Scientific classification
- Kingdom: Animalia
- Phylum: Mollusca
- Class: Cephalopoda
- Order: Octopoda
- Family: Octopodidae
- Genus: Abdopus
- Species: A. horridus
- Binomial name: Abdopus horridus (d'Orbigny, 1826)
- Synonyms: Octopus horridus d'Orbigny, 1826; Octopus fimbriatus Rüppell, 1841;

= Abdopus horridus =

- Authority: (d'Orbigny, 1826)
- Conservation status: DD
- Synonyms: Octopus horridus d'Orbigny, 1826, Octopus fimbriatus Rüppell, 1841

Species of octopus

Abdopus horridus, the Red Sea octopus or common reef octopus, is a species of octopus in the genus Abdopus from the western Indian Ocean.
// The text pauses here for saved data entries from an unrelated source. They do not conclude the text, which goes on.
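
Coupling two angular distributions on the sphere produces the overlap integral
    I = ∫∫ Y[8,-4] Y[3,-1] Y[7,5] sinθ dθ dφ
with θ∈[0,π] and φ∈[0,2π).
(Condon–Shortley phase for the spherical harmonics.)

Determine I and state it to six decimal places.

-0.170870

Rules hold: Σm=0, L=18 even, 5≤7≤11.
N = 17·7·15 = 1785
Δ = 4!·12!·2!/19! = 1/5290740
Racah Σ t=1..3: t=1:−1/7257600 t=2:+1/2073600 t=3:−1/7257600 = 1/4838400
⇒ 3j(8 3 7; 0 0 0)² = 252/20995, sgn -1
Racah Σ t=0..2: t=0:+1/22992076800 t=1:−1/239500800 t=2:+1/58060800 = 43/3284582400
⇒ 3j(8 3 7; -4 -1 5)² = 12943/755820, sgn +1
4πI² = N·(3j₀)²·(3jₘ)² = 1902621/5185765
I = -1·√(0.366893/4π) = -0.17086960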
It occurs in the western Indian Ocean and the Red Sea. It has a small body and long arms with a complex skin sculpture and pigmentation pattern on the body which it uses to camouflage itself. If a predator attacks this species it is capable of autotomising its arms, once autotomisised the arm can grow back in 2–3 months. Abdopus horridus is the type species of its genus but within that genus it is rather distinct and lays larger eggs than its congeners, many of which were previously thought to be populations of this species under its synonym Octopus horridus.